Because of the dark and heavy themes, I would not recommend this show for children under age 11 without prior review. The show is available on Netflix. An English dub is available and is excellent.
The soundtrack by Yuki Kajiura is stunning in quality. The theme for Mami Tomoe, “Believe in Justice,” is particularly popular, and has generated numerous fan variations on Youtube.
The direction by Shinbo is well done as always. The artistic decisions fit the story very well, giving it an atmosphere similar to “Edward Scissorhands” or “Nightmare Before Christmas.”
The primary writer, Urobatchi, is not a Christian.
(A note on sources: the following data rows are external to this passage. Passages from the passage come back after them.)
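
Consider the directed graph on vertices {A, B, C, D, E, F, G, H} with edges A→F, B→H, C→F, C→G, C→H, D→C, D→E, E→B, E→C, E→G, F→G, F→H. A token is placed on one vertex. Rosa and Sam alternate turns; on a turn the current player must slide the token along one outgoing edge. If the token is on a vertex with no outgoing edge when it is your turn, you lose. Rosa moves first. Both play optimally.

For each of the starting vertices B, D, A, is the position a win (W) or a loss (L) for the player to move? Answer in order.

B: W, D: L, A: L

Classify positions by backward induction: terminal positions (no move available) are L. From any other position, the mover wins iff some move reaches an L.
Every edge goes from a vertex to one that appears earlier in the order G, H, F, C, A, B, E, D, so processing vertices in that order labels each vertex after all of its successors.
G: no outgoing edge → L
H: no outgoing edge → L
F: can move to H, which is L ⇒ W
C: can move to H, which is L ⇒ W
A: the only move is to F(W), a W ⇒ L
B: can move to H, which is L ⇒ W
E: can move to G, which is L ⇒ W
D: moves to E(W), C(W); every one is W ⇒ L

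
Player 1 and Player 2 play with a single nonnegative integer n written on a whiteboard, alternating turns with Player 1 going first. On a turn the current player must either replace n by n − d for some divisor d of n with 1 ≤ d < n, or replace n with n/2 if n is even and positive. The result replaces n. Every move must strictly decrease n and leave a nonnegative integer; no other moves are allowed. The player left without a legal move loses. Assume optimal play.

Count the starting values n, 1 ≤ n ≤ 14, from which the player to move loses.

7

Label each position W (a win for the player to move) or L (a loss). A position with no legal move is L; any other position is W exactly when some move reaches an L, and L when every move reaches a W.
n=0: no move → L
n=1: no move → L
n=2: W (go to 1, an L position)
n=3: L (sole option 2(W) is W)
n=4: W (go to 3, an L position)
n=5: L (sole option 4(W) is W)
n=6: W (go to 3, an L position)
n=7: L (sole option 6(W) is W)
n=8: W (go to 7, an L position)
n=9: L (options 6(W), 8(W) are all W)
n=10: W (go to 5, an L position)
n=11: L (sole option 10(W) is W)
n=12: W (go to 9, an L position)
n=13: L (sole option 12(W) is W)
n=14: W (go to 7, an L position)
L entries with 1 ≤ n ≤ 14 (n=0 is outside the asked range and is not counted): n = 1, 3, 5, 7, 9, 11, 13; that makes 7.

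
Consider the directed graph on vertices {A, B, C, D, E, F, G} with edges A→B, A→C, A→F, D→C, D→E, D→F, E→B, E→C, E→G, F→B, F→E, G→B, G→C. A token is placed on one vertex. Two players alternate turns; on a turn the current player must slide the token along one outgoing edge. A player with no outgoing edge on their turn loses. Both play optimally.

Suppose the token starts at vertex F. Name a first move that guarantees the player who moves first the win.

Move to B.

Label each position W (a win for the player to move) or L (a loss). A position with no legal move is L; any other position is W exactly when some move reaches an L, and L when every move reaches a W.
Every edge goes from a vertex to one that appears earlier in the order C, B, G, E, F, A, D, so processing vertices in that order labels each vertex after all of its successors.
C: no outgoing edge → L
B: no outgoing edge → L
G: reaches L-position B → W
E: reaches L-position B → W
F: reaches L-position B → W
A: reaches L-position B → W
D: reaches L-position C → W
From F, the L positions reachable in one move are: B.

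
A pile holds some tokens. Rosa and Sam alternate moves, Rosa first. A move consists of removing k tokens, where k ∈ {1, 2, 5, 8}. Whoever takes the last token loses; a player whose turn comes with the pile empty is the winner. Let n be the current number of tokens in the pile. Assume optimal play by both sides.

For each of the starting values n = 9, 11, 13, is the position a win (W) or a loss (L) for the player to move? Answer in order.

Label each position W (a win for the player to move) or L (a loss). A position with no legal move is W; any other position is W exactly when some move reaches an L, and L when every move reaches a W.
n=0: no move; the opponent has just taken the last token and therefore loses → W
n=1: L (sole option 0(W) is W)
n=2: W (go to 1, an L position)
n=3: W (go to 1, an L position)
n=4: L (options 3(W), 2(W) are all W)
n=5: W (go to 4, an L position)
n=6: W (go to 4, an L position)
n=7: L (options 6(W), 5(W), 2(W) are all W)
n=8: W (go to 7, an L position)
n=9: W (go to 7, an L position)
n=10: L (options 9(W), 8(W), 5(W), 2(W) are all W)
n=11: W (go to 10, an L position)
n=12: W (go to 10, an L position)
n=13: L (options 12(W), 11(W), 8(W), 5(W) are all W)

9: W, 11: W, 13: L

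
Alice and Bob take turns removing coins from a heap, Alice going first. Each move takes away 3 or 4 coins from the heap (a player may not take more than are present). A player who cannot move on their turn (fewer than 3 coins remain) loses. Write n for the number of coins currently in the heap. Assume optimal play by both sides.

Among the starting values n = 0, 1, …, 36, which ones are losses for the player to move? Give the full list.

Work bottom-up. With no move the player to move loses. Otherwise the position is W if at least one move leads to an L position for the opponent, and L if every move leads to a W.
n=0: no move → L
n=1: no move → L
n=2: no move → L
n=3: reaches L-position 0 → W
n=4: reaches L-position 1 → W
n=5: reaches L-position 2 → W
n=6: reaches L-position 2 → W
n=7: only reaches 4(W), 3(W), all W → L
n=8: only reaches 5(W), 4(W), all W → L
n=9: only reaches 6(W), 5(W), all W → L
n=10: reaches L-position 7 → W
n=11: reaches L-position 8 → W
n=12: reaches L-position 9 → W
n=13: reaches L-position 9 → W
n=14: only reaches 11(W), 10(W), all W → L
n=15: only reaches 12(W), 11(W), all W → L
n=16: only reaches 13(W), 12(W), all W → L
n=17: reaches L-position 14 → W
n=18: reaches L-position 15 → W
n=19: reaches L-position 16 → W
n=20: reaches L-position 16 → W
n=21: only reaches 18(W), 17(W), all W → L
n=22: only reaches 19(W), 18(W), all W → L
n=23: only reaches 20(W), 19(W), all W → L
n=24: reaches L-position 21 → W
n=25: reaches L-position 22 → W
n=26: reaches L-position 23 → W
n=27: reaches L-position 23 → W
n=28: only reaches 25(W), 24(W), all W → L
n=29: only reaches 26(W), 25(W), all W → L
n=30: only reaches 27(W), 26(W), all W → L
n=31: reaches L-position 28 → W
n=32: reaches L-position 29 → W
n=33: reaches L-position 30 → W
n=34: reaches L-position 30 → W
n=35: only reaches 32(W), 31(W), all W → L
n=36: only reaches 33(W), 32(W), all W → L
The losing starting values of n are exactly the entries labelled L in this table (17 of them).

0, 1, 2, 7, 8, 9, 14, 15, 16, 21, 22, 23, 28, 29, 30, 35, 36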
Explaining why he wrote this story, he said that he had become so disillusioned with the sinfulness of humans, that he found he could no longer write happy stories. Inevitably his character’s actions would lead to their tragic end. Wanting to write a happy ending, he turned to the only religion that he felt truly confronted this flaw in human nature: Christianity. While his depiction of Christianity is an odd mix of Catholic and Protestant theology, this story is an interesting look from the viewpoint of a non-Christian who takes Christianity far more seriously than many Christian writers.